Hadoop MapReduce 作业思路详解
解析
第一步:寻求已知源码
首先我们拥有一个Wordcount代码:(无用引入已经抹除)
public class WordCount {
public static class TokenizerMapper extends
Mapper<Object, Text, Text, IntWritable> {
private final static IntWritable one = new IntWritable(1);
private Text word = new Text();
public void map(Object key, Text value, Context context)
throws IOException, InterruptedException {
StringTokenizer itr = new StringTokenizer(value.toString());
while (itr.hasMoreTokens()) {
word.set(itr.nextToken());
context.write(word, one);
}
}
}
public static class IntSumReducer extends
Reducer<Text, IntWritable, Text, IntWritable> {
private IntWritable result = new IntWritable();
public void reduce(Text key, Iterable<IntWritable> values,
Context context) throws IOException, InterruptedException {
int sum = 0;
for (IntWritable val : values) {
sum += val.get();
}
result.set(sum);
context.write(key, result);
}
}
public static void main(String[] args) throws Exception {
Configuration conf = new Configuration();
String[] otherArgs = new GenericOptionsParser(conf, args)
.getRemainingArgs();
if (otherArgs.length != 2) {
System.err.println("Usage: wordcount <in> <out>");
System.exit(2);
}
Job job = new Job(conf, "word count");
job.setJarByClass(WordCount.class);
job.setMapperClass(TokenizerMapper.class);
job.setCombinerClass(IntSumReducer.class);
job.setReducerClass(IntSumReducer.class);
job.setOutputKeyClass(Text.class);
job.setOutputValueClass(IntWritable.class);
FileInputFormat.addInputPath(job, new Path(otherArgs[0]));
FileOutputFormat.setOutputPath(job, new Path(otherArgs[1]));
System.exit(job.waitForCompletion(true) ? 0 : 1);
}
}
我们可以看到这个源码的结构是这样的:
Map + Reduce + job(设置Mapper和Reducer)
于是我们的目标就是:分析Map和Reduce怎么魔改一下让他能用:
分析Mapper
public static class TokenizerMapper extends
Mapper<Object, Text, Text, IntWritable> {
private final static IntWritable one = new IntWritable(1);
private Text word = new Text();
public void map(Object key, Text value, Context context)
throws IOException, InterruptedException {
StringTokenizer itr = new StringTokenizer(value.toString());
while (itr.hasMoreTokens()) {
word.set(itr.nextToken());
context.write(word, one);
}
}
}
首先我们看到:StringTokenizer(一个不认识的玩意)
网上搜索一下:
Java StringTokenizer 属于 java.util 包,用于分隔字符串。
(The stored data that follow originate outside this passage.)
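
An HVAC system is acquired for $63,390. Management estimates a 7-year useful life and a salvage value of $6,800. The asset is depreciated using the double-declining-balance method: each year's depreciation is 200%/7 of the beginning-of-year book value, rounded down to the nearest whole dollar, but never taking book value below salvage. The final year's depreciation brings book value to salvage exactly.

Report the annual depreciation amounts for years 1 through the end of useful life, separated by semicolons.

$18,111; $12,936; $9,240; $6,600; $4,715; $3,368; $1,620

Depreciable base = $63,390 − $6,800 = $56,590.
Year 1: ⌊$63,390 × 200%/7⌋ = $18,111. Book value $45,279.
Year 2: ⌊$45,279 × 200%/7⌋ = $12,936. Book value $32,343.
Year 3: ⌊$32,343 × 200%/7⌋ = $9,240. Book value $23,103.
Year 4: ⌊$23,103 × 200%/7⌋ = $6,600. Book value $16,503.
Year 5: ⌊$16,503 × 200%/7⌋ = $4,715. Book value $11,788.
Year 6: ⌊$11,788 × 200%/7⌋ = $3,368. Book value $8,420.
Year 7 (final): $8,420 − $6,800 = $1,620. Book value $6,800.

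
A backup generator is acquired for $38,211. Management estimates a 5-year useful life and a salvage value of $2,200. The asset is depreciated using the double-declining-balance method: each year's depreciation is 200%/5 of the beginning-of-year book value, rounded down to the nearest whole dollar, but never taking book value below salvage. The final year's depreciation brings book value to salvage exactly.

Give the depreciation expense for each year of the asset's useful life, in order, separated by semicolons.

$15,284; $9,170; $5,502; $3,302; $2,753

Depreciable base = $38,211 − $2,200 = $36,011.
Year 1: ⌊$38,211 × 200%/5⌋ = $15,284. Book value $22,927.
Year 2: ⌊$22,927 × 200%/5⌋ = $9,170. Book value $13,757.
Year 3: ⌊$13,757 × 200%/5⌋ = $5,502. Book value $8,255.
Year 4: ⌊$8,255 × 200%/5⌋ = $3,302. Book value $4,953.
Year 5 (final): $4,953 − $2,200 = $2,753. Book value $2,200.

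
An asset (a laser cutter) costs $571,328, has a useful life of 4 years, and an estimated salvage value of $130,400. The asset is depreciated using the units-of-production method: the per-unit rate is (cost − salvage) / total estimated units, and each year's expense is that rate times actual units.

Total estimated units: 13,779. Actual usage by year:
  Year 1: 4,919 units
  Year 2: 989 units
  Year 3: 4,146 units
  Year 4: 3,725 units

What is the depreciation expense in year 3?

Depreciable base = $571,328 − $130,400 = $440,928.
Rate = $440,928 / 13,779 units = $32 per unit.
Year 1: 4,919 × $32 = $157,408. Book value $413,920.
Year 2: 989 × $32 = $31,648. Book value $382,272.
Year 3: 4,146 × $32 = $132,672. Book value $249,600.

$132,672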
(菜鸟教程)
之后我们注意到一句代码:
context.write(word, one);
这显然是一句类似于写入的代码,写入到hadoop估计是给下一步处理的。
之后我们看看这个write传入了什么值:
一个是word,一个是one,我们把定义拿过来:
private final static IntWritable one = new IntWritable(1);
private Text word = new Text();
word.set(itr.nextToken());
于是我们观察到这个东西的传值是:一个Text(word)和一个IntWritable(Int开头应该是说明数据流是Int的?)
并且我们根据wordcount的能力进行思考:
假设输入:
word word
wordcount输出:word 2
根据one的定义是new IntWritable(1),可以猜测它在Map处的处理应该是进行了两次context,每一次设置的都是1,也就是两次处理是加在一起的(注意这里还不能完全确定,但是后面Reduce处就能确定了)
之后我们便确定逻辑:
它首先分开字符串->之后每一个分开的字符串都会当一个单词被检测->检测到单词就context.write计数一个1->处理完毕。
之后我们看看Reducer是怎么回事。
分析Reducer
public void reduce(Text key, Iterable<IntWritable> values,
Context context) throws IOException, InterruptedException {
int sum = 0;
// Find values in IntWritable
for (IntWritable val : values) {
//Add the sum.
sum += val.get();
}
//Set the result for sum
result.set(sum);
//Now we have the truly result.
context.write(key, result);
}
}
(注释自己瞎加的不要在意)
我们首先看这个循环:
for (IntWritable val : values) {
//Add the sum.
sum += val.get();
}
也就是说不知道怎么来了一个IntWritable,然后获取里面的值加到sum里。
根据Map部分,这个IntWritable肯定是Map那里的那个context.write部分,也就是那个写死的new IntWritable(1)。
也就是说这就是统计单词数的。
同时我们能发现:这个values(循环的总部分)应该代表了相同单词对应的所有IntWritable集合。实现机制不知道,但是肯定是这样子,不然统计的sum不就不是这个单词的了吗?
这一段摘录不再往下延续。